Если же он выходил на луг, то уже делал различие между противниками: представлял, как сходятся друг с другом войска желтых и белых цветов. Самые высокие из них он нарекал именами героев, а какому-нибудь одному давал свое имя. Засим он изображал слепой рок, зажмурившись и обрушивая свою палку куда придется.
Потом открывал глаза и окидывал взглядом произведенное им беспощадное опустошение; повсюду на земле лежали распростертые тела героев, и часто он с томительной, но сладкой тоскою замечал среди павших и себя самого.
После этого он недолгое время оплакивал героев и покидал ужасное поле битвы. В городе, где они жили, недалеко от дома его родителей, было кладбище, где росло целое поколение цветов и растений, подвластное его железной руке; не проходило дня, чтобы он не устроил им подобие военного смотра.
Воротившись из Пирмонта в родительский дом, он вырезал из бумаги всех героев «Телемака», расписал, глядя на гравюры, их шлемы и латы и на несколько дней оставил стоять в боевом порядке, пока, наконец, не решил их судьбу: устроил между ними кровавую резню с помощью ножа, в ярости раскроившего кому шлем, кому череп и сеявшего кругом себя лишь смерть и опустошение.

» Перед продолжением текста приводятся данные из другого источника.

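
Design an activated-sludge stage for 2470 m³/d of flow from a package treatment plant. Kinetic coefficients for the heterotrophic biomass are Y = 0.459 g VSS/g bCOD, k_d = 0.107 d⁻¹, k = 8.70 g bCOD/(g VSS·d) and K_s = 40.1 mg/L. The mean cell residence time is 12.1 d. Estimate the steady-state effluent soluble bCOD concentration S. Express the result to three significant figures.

From the Monod/SRT balance for a CMAS, S = K_s·(1+k_d θ_c)/[θ_c·(Y k − k_d) − 1] = 40.1 × (1 + 0.107 × 12.1) / [12.1 × (0.459 × 8.70 − 0.107) − 1] = 92.02 / 46.02 = 1.999 mg/L.

S ≈ 2.00 mg/L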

Получалось, что все его игры, например с вишневыми или сливовыми косточками, неизменно заканчивались разгромом и гибелью. Косточки эти тоже попадали под неотвратимую власть слепой судьбы, когда он, разделив их на два войска, сводил друг с другом и с закрытыми глазами колотил по ним железным молотком, и уж кто попал под удар, тому, значит, не повезло.
Убивая хлопушкой муху, Антон проделывал это с великой важностью, устроив сначала с помощью какой-нибудь медной вещицы погребальный звон по покойнице. С особым удовольствием он клеил из бумаги маленькие домики и составлял из них городок, чтобы затем спалить его и с унылой сосредоточенностью созерцать оставшиеся горы пепла.
А когда в городе, где жили его родители, однажды ночью действительно загорелся какой-то дом, это известие вызвало в нем ужас, смешанный с тайным желанием, чтобы огонь удалось потушить не сразу.
В сердцевине этого желания лежало отнюдь не злорадство, но смутная тоска по великим переменам, переселениям и революциям, которые обновят облик всех вещей и нарушат однообразие повседневности.
Даже мысль о собственной гибели вызывала у него приступ некоего сладострастия, когда вечерами, прежде чем заснуть, он живо представлял себе распад и разложение своего тела.
Трехмесячное пребывание Антона в Пирмонте во многих отношениях оказалось для него чрезвычайно благотворным, поскольку он почти всегда был предоставлен самому себе и счастливо избегал близости своих родителей; мать оставалась дома, а отец за множеством дел, занимавших его в Пирмонте, мало пекся об Антоне, но когда все же видел его, обходился с ним гораздо мягче, нежели дома.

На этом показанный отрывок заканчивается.